Prevalence of human rotavirus serotypes in some European countries 1981-1988.

An extended epidemiological survey on the circulation of the 4 established human rotavirus (HRV) serotypes in some European countries was carried out on 831 fecal strains collected from infants and young children with acute non-bacterial gastroenteritis during 1981-88. Typing was done by enzyme-linked immunosorbent assay and/or solid-phase immune electron microscopy using VP7 type-specific neutralizing monoclonal antibodies. Serotype 1 HRV strains were found to be largely predominant in this period both in Italy and other countries, whereas serotype 4 strains were less common. The number of strains of serotypes 1 and 4 circulating in Europe was equivalent only in 1983-84. Serotype 2 strains were significantly represented only in 1981-84, while strains of serotype 3 were nearly absent, since only 8 strains (2 of which belonged to subgroup I) were found during the entire study period. About 10% of strains could not be typed, while 9 strains exhibited dual VP7 reactivity and 6 were non-group A HRVs. These epidemiological findings must be taken into consideration when deciding strategies for preparing vaccines to be used in Europe.

Isolation in Europe of 69 M-like (serotype 8) human rotavirus strains with either subgroup I or II specificity and a long RNA electropherotype.
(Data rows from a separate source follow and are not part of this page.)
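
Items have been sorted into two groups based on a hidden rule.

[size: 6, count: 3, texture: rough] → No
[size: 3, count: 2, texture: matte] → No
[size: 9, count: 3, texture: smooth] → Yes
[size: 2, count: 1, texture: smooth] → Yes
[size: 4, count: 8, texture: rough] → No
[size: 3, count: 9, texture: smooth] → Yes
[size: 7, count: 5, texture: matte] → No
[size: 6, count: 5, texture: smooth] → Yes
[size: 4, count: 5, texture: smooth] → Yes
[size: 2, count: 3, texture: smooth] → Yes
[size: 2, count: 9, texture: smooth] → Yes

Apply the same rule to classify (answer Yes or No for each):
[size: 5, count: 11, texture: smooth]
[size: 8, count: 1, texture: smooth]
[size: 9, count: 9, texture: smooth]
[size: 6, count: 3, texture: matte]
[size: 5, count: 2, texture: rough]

Yes, Yes, Yes, No, No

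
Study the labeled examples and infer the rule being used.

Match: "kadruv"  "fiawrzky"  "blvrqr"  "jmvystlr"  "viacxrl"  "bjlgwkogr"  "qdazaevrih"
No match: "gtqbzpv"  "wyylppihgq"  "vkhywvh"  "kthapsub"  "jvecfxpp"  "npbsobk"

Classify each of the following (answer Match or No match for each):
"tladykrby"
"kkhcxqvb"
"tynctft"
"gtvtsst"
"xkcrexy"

Match, No match, No match, No match, Match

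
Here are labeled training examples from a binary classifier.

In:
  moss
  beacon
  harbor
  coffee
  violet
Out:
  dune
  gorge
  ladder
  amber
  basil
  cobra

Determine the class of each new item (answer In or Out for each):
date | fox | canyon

Out, Out, In

Rule: even length AND contains 'o'. This holds for each 'In' example and fails for each 'Out' one.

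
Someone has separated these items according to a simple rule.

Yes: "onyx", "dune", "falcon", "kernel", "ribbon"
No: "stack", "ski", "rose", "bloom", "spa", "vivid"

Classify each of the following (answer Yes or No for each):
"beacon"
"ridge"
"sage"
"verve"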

During an epidemiological study on the prevalence of human rotavirus (HRV) serotypes 1-4 in Europe, we found that some strains could not be typed. However, when a monoclonal antibody directed to serotype 8 HRV was included in the typing assay, we detected seven 69 M-like (serotype 8) strains, six from Finland and one from Italy. The previously reported serotype 8 HRV strains, 69 M, B 37, and B 38 isolated in Indonesia, were of subgroup I specificity and presented a peculiar "super short" RNA electropherotype. In contrast, all the seven European strains possessed a long RNA pattern, and one of them had subgroup II specificity. Three of these strains were adapted to growth in cell cultures and were further characterized by neutralization and by Northern blot hybridization. They appeared to be closely related to serotype 8 HRV strain 69 M by neutralization, but showed partial homology with several human and animal strains by hybridization. The epidemiological importance of these serotype 8 strains circulating in Europe should be investigated, in view of their possible inclusion in a rotavirus vaccine.